Always ensure that you have a clear recovery procedure before manually conducting a chaos experiment. Elevating a provoked outage into a live, unplanned one is the last thing that you want. If you’re terminating a service, be mindful of the time that you’ll need to get it started again. There could be knock-on impacts on your application during longer outages: If you drop out of an email distribution service, there could be a backlog to work through when it comes back online. These aspects need to be incorporated into your action plan before you start work.
After your experiment completes, you might need to update your system before re-running the test. Testing your fix actually improves the situation and lets you be confident that your system is now resilient to that specific scenario.
Here’s a summary of the chaos experiment process:
Develop a hypothesis: “The system is resilient to increased network latency. ” Design a focused experiment: “We will artificially increase latency to 500ms on 70% of requests. ” Make sure that you have a clear rollback and recovery strategy. Run the experiment: Observe the impact on your application. Revert detrimental changes to production environments as soon as possible. Analyze the results: If you decide that your system wasn’t resilient enough, implement improvements and repeat the process.
The Non-Technical Side of Chaos Engineering
Chaos engineering is normally viewed as a technical task for development and operations teams—after all, “engineering” is in the name. Besides the nuts and bolts of networks and services, it’s important to also look at the human side, too. It’s easy to think that your system only depends on a database, a few app servers, and a stable network. That’s not usually the case.

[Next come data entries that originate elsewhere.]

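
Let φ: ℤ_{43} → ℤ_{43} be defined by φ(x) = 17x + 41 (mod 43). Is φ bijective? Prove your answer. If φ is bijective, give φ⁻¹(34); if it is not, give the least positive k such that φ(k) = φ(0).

If φ(x_1) = φ(x_2), then 17x_1 ≡ 17x_2 (mod 43). Because gcd(17, 43) = 1, we may cancel 17 to get x_1 ≡ x_2 (mod 43).
We now compute 17⁻¹ mod 43 explicitly. Euclid's algorithm: 43 = 2·17 + 9, 17 = 1·9 + 8, 9 = 1·8 + 1; back-substituting gives 1 = 38·17 − 15·43, so 17⁻¹ ≡ 38 (mod 43).
Then y ↦ 38(y − 41) is a two-sided inverse to φ, so every y ∈ ℤ_{43} has a preimage.
Thus φ is bijective.
Since φ is bijective, we compute φ⁻¹(34): solve 17x + 41 ≡ 34 (mod 43), i.e. 17x ≡ 36 (mod 43).
Multiplying by 17⁻¹ = 38 gives x ≡ 38·36 = 1368 = 31·43 + 35 ≡ 35 (mod 43).
Check: φ(35) = 17·35 + 41 = 636 = 14·43 + 34 ≡ 34 (mod 43).

35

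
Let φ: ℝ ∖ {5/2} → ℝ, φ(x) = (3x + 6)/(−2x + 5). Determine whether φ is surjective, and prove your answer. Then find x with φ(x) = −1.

-11

If φ(x) = −3/2, cross-multiplying gives −2(3x + 6) = 3(−2x + 5), which simplifies to −12 = 15 — false.  So −3/2 has no preimage and φ is not surjective.
Solving φ(x) = −1: cross-multiplying gives 3x + 6 = −1(−2x + 5), which rearranges to 1x = −11, so x = −11.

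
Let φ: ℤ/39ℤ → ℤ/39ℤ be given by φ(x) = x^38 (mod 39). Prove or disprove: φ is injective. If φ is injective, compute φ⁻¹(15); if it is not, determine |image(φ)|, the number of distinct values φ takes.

φ(5): Repeated squaring mod 39: 5^1 ≡ 5, 5^2 ≡ 5² = 25, 5^4 ≡ 25² = 625 ≡ 1, 5^8 ≡ 1² = 1, 5^16 ≡ 1² = 1, 5^32 ≡ 1² = 1. Since 38 = 32 + 4 + 2, 5^38 ≡ 1·1·25: 1·1 = 1, then 1·25 = 25. So 5^38 ≡ 25 (mod 39).
φ(8): Repeated squaring mod 39: 8^1 ≡ 8, 8^2 ≡ 8² = 64 ≡ 25, 8^4 ≡ 25² = 625 ≡ 1, 8^8 ≡ 1² = 1, 8^16 ≡ 1² = 1, 8^32 ≡ 1² = 1. Since 38 = 32 + 4 + 2, 8^38 ≡ 1·1·25: 1·1 = 1, then 1·25 = 25. So 8^38 ≡ 25 (mod 39).
So φ(5) = φ(8) = 25 while 5 ≠ 8, therefore φ is not injective.
Since φ is not injective, we determine |image(φ)|. Computing x^38 mod 39 for each x (by repeated squaring, reducing mod 39 at every step), the values φ(0), φ(1), …, φ(38) are: 0, 1, 4, 9, 16, 25, 36, 10, 25, 3, 22, 4, 27, 13, 1, 30, 22, 16, 12, 10, 10, 12, 16, 22, 30, 1, 13, 27, 4, 22, 3, 25, 10, 36, 25, 16, 9, 4, 1.
The distinct values are {0, 1, 3, 4, 9, 10, 12, 13, 16, 22, 25, 27, 30, 36}; there are 14 of them.

14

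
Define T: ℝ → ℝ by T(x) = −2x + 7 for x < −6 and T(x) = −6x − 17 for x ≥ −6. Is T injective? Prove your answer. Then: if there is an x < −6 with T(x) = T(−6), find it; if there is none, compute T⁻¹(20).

-13/2

Both pieces are strictly decreasing (slopes −2 and −6), so each is injective on its own interval.
The left piece maps (−∞, −6) onto (19, ∞); the right piece maps [−6, ∞) onto (−∞, 19].
These images are disjoint, so no value is attained by both pieces. So T is injective.
Because the two images are disjoint, no x < −6 has T(x) = T(−6), so we compute T⁻¹(20): 20 lies in (19, ∞), so solve −2x + 7 = 20: x = (20 − 7)/(−2) = −13/2.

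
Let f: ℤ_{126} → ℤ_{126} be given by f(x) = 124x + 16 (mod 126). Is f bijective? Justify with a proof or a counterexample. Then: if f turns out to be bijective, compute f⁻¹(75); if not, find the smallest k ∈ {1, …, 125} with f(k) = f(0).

We have gcd(124, 126) = 2 > 1. Taking x_1 = 0 and x_2 = 63: f(0) = 16 and f(63) = 124·63 + 16 = 7828 ≡ 16 (mod 126).
So f(0) = f(63) while 0 ≠ 63, so f is not injective, hence not bijective.
Since f is not bijective, we find the least positive k with f(k) = f(0): this means 124k ≡ 0 (mod 126), i.e. 126 ∣ 124k. Since gcd(124, 126) = 2, dividing through by 2 this holds exactly when 63 ∣ 62k, and as gcd(62, 63) = 1, exactly when 63 ∣ k.
The smallest positive such k is 63.

63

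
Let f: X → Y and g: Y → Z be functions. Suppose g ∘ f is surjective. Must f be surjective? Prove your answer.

No. Take X = {1, 2, 3}, Y = {1, 2, 3, 4}, Z = {1}, f(a) = 1 for every a ∈ X, and g(b) = 1 for every b ∈ Y.
Then g ∘ f is surjective onto {1}, but 4 ∈ Y has no preimage under f, so f is not surjective.

not surjective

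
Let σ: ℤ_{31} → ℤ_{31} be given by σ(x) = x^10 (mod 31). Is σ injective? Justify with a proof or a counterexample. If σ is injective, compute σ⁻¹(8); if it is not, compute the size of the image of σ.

4

σ(1) = 1^10 = 1.
σ(2): Repeated squaring mod 31: 2^1 ≡ 2, 2^2 ≡ 2² = 4, 2^4 ≡ 4² = 16, 2^8 ≡ 16² = 256 ≡ 8. Since 10 = 8 + 2, 2^10 ≡ 8·4: 8·4 = 32 ≡ 1. So 2^10 ≡ 1 (mod 31).
So σ(1) = σ(2) = 1 while 1 ≠ 2, therefore σ is not injective.
Since σ is not injective, we determine |image(σ)|. Computing x^10 mod 31 for each x (by repeated squaring, reducing mod 31 at every step), the values σ(0), σ(1), …, σ(30) are: 0, 1, 1, 25, 1, 5, 25, 25, 1, 5, 5, 5, 25, 5, 25, 1, 1, 25, 5, 25, 5, 5, 5, 1, 25, 25, 5, 1, 25, 1, 1.
The distinct values are {0, 1, 5, 25}; there are 4 of them.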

Think about how your system would respond if team members were unavailable. Is knowledge readily accessible if an admin needs to step back unexpectedly? Especially in smaller organizations, it’s common for a “team” to be a single person. What happens if your networking guy is ill during a live outage?
In the same way that you test the technical aspects by dropping out of services, you can anticipate human scenarios, too. Try purposefully excluding key individuals as you rehearse an outage. Was the remainder of the team able to restore service to an acceptable state? If they weren’t, you might benefit from documenting more of the system and its dependencies.
Summary
The term “chaos engineering” refers to the practice of purposefully breaking things in production to uncover previously hidden issues. Although the approach can seem daunting to start with, dedicated tools like Chaos Monkey can help you get started with minimal risk.
Adding chaos is a useful technique, as it uncovers both transient and systemic problems. You might find that peaking memory use causes knock-on impacts across your infrastructure, but that increased network latency has a sporadic effect on specific parts of your stack.
Effective use of chaos engineering can help you find bugs faster, before your customers notice them. It helps you build up resiliency in your system by encouraging anticipation of issues. Most teams still address problems reactively, leading to an increased cycle time that impedes efficiency.
Chaos engineering is best treated as a mindset rather than a specific procedure or software product. If you acknowledge that systems tend toward chaos, you’ll naturally start baking support for more “what-if” scenarios into your code.
It’s always worth thinking about the “impossible” events, like a data center outage or severe network congestion. In reality, they’re not impossible, just extremely rare. When they do strike, they’re likely to be the most destructive events that your system encounters, unless your infrastructure is prepared to handle them with fallback routines.